Nigerian oil workers at ExxonMobil Corp. (NYSE: XOM) have decided to end a strike over layoffs of staff after earlier agreeing to halt crude oil production, a union official said Dec. 21.

“Production will resume any moment,” Lumumba Okugbara, acting general secretary of oil labor union PENGASSAN, told Reuters. “We just rose from a meeting with the management and the issues that had led to the labor impasse have been resolved after the minister of petroleum intervened.”

He did not say by how much crude production had been affected since the union shut down ExxonMobil’s Nigeria headquarters in Lagos to protest against the layoffs of more than 100 employees last week.

“It was not a total shut down,” he said, adding that workers at ExxonMobil facilities had downed tools when the company handed out sacking letters Dec. 19.

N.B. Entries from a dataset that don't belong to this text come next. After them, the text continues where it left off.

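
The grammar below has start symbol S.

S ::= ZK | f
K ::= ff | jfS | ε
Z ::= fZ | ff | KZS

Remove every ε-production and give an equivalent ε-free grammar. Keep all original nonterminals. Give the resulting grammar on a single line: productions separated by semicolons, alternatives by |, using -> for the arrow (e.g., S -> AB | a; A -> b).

Nullable set: {K}.
S -> ZK: K nullable, giving Z | ZK.
Drop K -> ε.
Z -> KZS: K nullable, giving KZS | ZS.
Unchanged (no nullable symbols): S -> f; K -> ff; K -> jfS; Z -> fZ; Z -> ff.

S -> Z | f | ZK; K -> ff | jfS; Z -> ZS | fZ | ff | KZS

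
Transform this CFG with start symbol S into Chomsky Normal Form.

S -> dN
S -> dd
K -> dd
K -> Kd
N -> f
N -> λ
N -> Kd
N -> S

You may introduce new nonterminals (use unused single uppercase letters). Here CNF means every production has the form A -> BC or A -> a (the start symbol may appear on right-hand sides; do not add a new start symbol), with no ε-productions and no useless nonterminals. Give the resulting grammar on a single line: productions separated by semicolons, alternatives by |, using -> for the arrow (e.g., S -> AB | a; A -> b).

S -> d | AA | AN; A -> d; K -> AA | KA; N -> d | f | AA | AN | KA

Nullable: {N}; after ε-elimination: S -> d | dN | dd; K -> Kd | dd; N -> S | f | Kd.
After unit-elimination: S -> d | dN | dd; K -> Kd | dd; N -> d | f | Kd | dN | dd.
TERM: introduce A -> d and substitute in every rule of length ≥2.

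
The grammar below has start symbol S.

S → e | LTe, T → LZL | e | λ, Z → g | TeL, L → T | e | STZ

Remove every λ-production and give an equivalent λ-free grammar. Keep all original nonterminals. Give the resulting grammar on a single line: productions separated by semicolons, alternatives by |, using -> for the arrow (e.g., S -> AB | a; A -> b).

S -> e | Le | Te | LTe; L -> T | e | SZ | STZ; T -> Z | e | LZ | ZL | LZL; Z -> e | g | Te | eL | TeL

Nullable set: {L, T}.
S -> LTe: L, T nullable, giving LTe | Le | Te | e.
L -> STZ: T nullable, giving STZ | SZ.
L -> T: T nullable, giving T.
Drop T -> λ.
T -> LZL: L, L nullable, giving LZ | LZL | Z | ZL.
Z -> TeL: T, L nullable, giving Te | TeL | e | eL.
Unchanged (no nullable symbols): S -> e; L -> e; T -> e; Z -> g.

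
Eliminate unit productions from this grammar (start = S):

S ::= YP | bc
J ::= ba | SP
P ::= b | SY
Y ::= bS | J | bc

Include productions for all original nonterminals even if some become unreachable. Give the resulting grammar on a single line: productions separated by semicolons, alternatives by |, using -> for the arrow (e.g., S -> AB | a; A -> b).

S -> YP | bc; J -> SP | ba; P -> b | SY; Y -> SP | bS | ba | bc

Unit productions: Y->J.
Unit pairs (A ⇒* B via units): (Y,J).
S: inherits non-unit rules of {S} → YP | bc.
J: inherits non-unit rules of {J} → SP | ba.
P: inherits non-unit rules of {P} → SY | b.
Y: inherits non-unit rules of {J, Y} → SP | bS | ba | bc.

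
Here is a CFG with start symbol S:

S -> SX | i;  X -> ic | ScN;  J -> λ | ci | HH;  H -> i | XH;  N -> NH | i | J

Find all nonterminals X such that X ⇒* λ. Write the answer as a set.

Directly nullable (have an ε-rule): {J}.
N is nullable via N -> J (every symbol on the right is already known nullable).
Not nullable: H, S, X — each has a terminal in every rule's right-hand side or depends on a non-nullable symbol.

{J, N}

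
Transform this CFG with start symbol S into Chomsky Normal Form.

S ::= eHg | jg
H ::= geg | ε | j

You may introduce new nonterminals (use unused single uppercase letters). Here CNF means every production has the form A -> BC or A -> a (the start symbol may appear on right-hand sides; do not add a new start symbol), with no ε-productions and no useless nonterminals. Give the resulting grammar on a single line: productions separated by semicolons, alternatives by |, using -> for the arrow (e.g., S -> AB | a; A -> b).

Nullable: {H}; after ε-elimination: S -> eg | jg | eHg; H -> j | geg.
No unit productions to eliminate.
TERM: introduce B -> e, A -> g, C -> j and substitute in every rule of length ≥2.
BIN: H -> ABA becomes H -> AD, D -> BA; S -> BHA becomes S -> BE, E -> HA.

S -> BA | BE | CA; A -> g; B -> e; C -> j; D -> BA; E -> HA; H -> j | AD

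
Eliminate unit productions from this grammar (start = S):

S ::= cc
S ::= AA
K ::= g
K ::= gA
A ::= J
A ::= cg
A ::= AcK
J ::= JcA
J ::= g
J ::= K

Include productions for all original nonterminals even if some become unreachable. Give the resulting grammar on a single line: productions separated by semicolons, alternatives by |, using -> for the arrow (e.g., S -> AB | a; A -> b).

S -> AA | cc; A -> g | cg | gA | AcK | JcA; J -> g | gA | JcA; K -> g | gA

Unit productions: A->J, J->K.
Unit pairs (A ⇒* B via units): (A,J), (A,K), (J,K).
S: inherits non-unit rules of {S} → AA | cc.
A: inherits non-unit rules of {A, J, K} → AcK | JcA | cg | g | gA.
J: inherits non-unit rules of {J, K} → JcA | g | gA.
K: inherits non-unit rules of {K} → g | gA.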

“I cannot tell you for now whether the company has agreed to stop sacking of workers or not but the doors for further negotiations are open,” Okugbara said.

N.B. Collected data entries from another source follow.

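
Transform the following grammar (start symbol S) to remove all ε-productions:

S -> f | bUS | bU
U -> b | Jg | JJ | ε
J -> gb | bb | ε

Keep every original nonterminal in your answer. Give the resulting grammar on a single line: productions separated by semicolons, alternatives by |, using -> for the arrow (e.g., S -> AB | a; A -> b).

S -> b | f | bS | bU | bUS; J -> bb | gb; U -> J | b | g | JJ | Jg

Nullable set: {J, U}.
S -> bU: U nullable, giving b | bU.
S -> bUS: U nullable, giving bS | bUS.
Drop J -> ε.
Drop U -> ε.
U -> JJ: J, J nullable, giving J | JJ.
U -> Jg: J nullable, giving Jg | g.
Unchanged (no nullable symbols): S -> f; J -> bb; J -> gb; U -> b.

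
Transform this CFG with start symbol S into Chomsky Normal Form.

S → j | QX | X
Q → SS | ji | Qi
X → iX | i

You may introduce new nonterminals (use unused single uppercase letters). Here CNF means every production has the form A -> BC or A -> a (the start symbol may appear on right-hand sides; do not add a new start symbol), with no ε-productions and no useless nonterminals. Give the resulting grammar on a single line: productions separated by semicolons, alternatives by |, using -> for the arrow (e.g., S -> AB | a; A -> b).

S -> i | j | AX | QX; A -> i; B -> j; Q -> BA | QA | SS; X -> i | AX

No ε-productions.
After unit-elimination: S -> i | j | QX | iX; Q -> Qi | SS | ji; X -> i | iX.
TERM: introduce A -> i, B -> j and substitute in every rule of length ≥2.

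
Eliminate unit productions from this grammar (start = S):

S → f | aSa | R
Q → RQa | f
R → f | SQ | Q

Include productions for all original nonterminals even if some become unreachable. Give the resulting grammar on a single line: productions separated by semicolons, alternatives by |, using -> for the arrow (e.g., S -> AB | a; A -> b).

Unit productions: R->Q, S->R.
Unit pairs (A ⇒* B via units): (R,Q), (S,Q), (S,R).
S: inherits non-unit rules of {Q, R, S} → RQa | SQ | aSa | f.
Q: inherits non-unit rules of {Q} → RQa | f.
R: inherits non-unit rules of {Q, R} → RQa | SQ | f.

S -> f | SQ | RQa | aSa; Q -> f | RQa; R -> f | SQ | RQa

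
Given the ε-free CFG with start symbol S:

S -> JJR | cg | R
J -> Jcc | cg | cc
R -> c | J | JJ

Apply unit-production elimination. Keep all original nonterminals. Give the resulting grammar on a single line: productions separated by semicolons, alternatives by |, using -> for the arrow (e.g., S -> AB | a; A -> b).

S -> c | JJ | cc | cg | JJR | Jcc; J -> cc | cg | Jcc; R -> c | JJ | cc | cg | Jcc

Unit productions: R->J, S->R.
Unit pairs (A ⇒* B via units): (R,J), (S,J), (S,R).
S: inherits non-unit rules of {J, R, S} → JJ | JJR | Jcc | c | cc | cg.
J: inherits non-unit rules of {J} → Jcc | cc | cg.
R: inherits non-unit rules of {J, R} → JJ | Jcc | c | cc | cg.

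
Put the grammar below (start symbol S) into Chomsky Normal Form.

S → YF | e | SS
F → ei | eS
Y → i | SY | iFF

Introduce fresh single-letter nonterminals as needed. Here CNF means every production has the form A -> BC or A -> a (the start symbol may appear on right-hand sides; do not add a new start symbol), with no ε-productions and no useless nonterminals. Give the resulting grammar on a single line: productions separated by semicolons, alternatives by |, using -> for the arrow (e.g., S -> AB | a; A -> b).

No ε-productions.
No unit productions to eliminate.
TERM: introduce A -> e, B -> i and substitute in every rule of length ≥2.
BIN: Y -> BFF becomes Y -> BC, C -> FF.

S -> e | SS | YF; A -> e; B -> i; C -> FF; F -> AB | AS; Y -> i | BC | SY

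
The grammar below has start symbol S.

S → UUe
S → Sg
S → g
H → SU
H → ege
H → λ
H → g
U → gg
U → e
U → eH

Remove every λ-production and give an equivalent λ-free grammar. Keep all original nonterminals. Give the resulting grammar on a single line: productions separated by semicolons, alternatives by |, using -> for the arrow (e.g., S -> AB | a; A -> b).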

ExxonMobil could not immediately be reached for comment.

Oil traders said the February oil loading program at ExxonMobil’s Qua Iboe terminal had been delayed for an unknown reason.

Nigerian labor unions have in recent months criticized oil companies for laying off workers. The industry has been hit by low crude prices and a wave of militant attacks in Nigeria’s oil hub, the Niger Delta, hampering production capability.